7. Does this record include a nonce? If so, how long is it? What is the purpose of the client and server nonces in SSL? 
8. Does this record include a session ID? What is the purpose of the session ID? 
9. Does this record contain a certificate, or is the certificate included in a separate record. Does the certificate fit into a single Ethernet frame? 

Client Key Exchange Record: 

 

² What do we mean by “annotate”? If you hand in a paper copy, please highlight where in the printout you’ve found the answer and add some text (preferably with a colored pen) noting what you found in what you ‘ve highlight. If you hand in an electronic copy, it would be great if you could also highlight and annotate. 
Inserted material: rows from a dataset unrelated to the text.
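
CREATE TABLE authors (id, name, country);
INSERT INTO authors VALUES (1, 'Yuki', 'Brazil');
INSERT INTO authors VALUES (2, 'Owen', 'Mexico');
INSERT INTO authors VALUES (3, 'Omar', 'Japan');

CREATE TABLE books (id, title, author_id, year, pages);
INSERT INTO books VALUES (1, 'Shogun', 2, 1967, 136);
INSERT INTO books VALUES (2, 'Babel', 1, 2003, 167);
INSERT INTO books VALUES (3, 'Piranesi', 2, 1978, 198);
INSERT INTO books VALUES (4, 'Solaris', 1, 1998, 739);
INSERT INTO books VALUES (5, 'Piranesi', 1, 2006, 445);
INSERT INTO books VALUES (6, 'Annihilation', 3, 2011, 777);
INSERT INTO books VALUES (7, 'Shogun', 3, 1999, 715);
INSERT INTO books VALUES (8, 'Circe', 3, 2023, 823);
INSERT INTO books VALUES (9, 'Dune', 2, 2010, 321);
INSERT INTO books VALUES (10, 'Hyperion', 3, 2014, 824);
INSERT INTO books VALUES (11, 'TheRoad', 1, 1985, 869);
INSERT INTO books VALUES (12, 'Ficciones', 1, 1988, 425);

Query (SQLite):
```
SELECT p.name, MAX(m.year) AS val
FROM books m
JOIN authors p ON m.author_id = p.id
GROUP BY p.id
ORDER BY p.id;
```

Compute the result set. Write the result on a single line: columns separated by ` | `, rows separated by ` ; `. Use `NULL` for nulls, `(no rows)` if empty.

Join each books row to its authors via author_id.
Group joined rows by authors.id; compute MAX(m.year) per group.
  1: ids {2, 4, 5, 11, 12} → MAX(m.year)=2006
  2: ids {1, 3, 9} → MAX(m.year)=2010
  3: ids {6, 7, 8, 10} → MAX(m.year)=2023

Yuki | 2006 ; Owen | 2010 ; Omar | 2023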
10. Locate the client key exchange record. Does this record contain a pre-master secret? What is this secret used for? Is the secret encrypted? If so, how? How long is the encrypted secret? 

 

Change Cipher Spec Record (sent by client) and Encrypted Handshake Record: 

11. What is the purpose of the Change Cipher Spec record? How many bytes is the record in your trace? 
12. In the encrypted handshake record, what is being encrypted? How? 
13. Does the server also send a change cipher record and an encrypted handshake record to the client? How are those records different from those sent by the client? 

 

 

Application Data 

 

14. How is the application data being encrypted? Do the records containing application data include a MAC? Does Wireshark distinguish between the encrypted application data and the MAC? 
15. Comment on and explain anything else that you found interesting in the trace.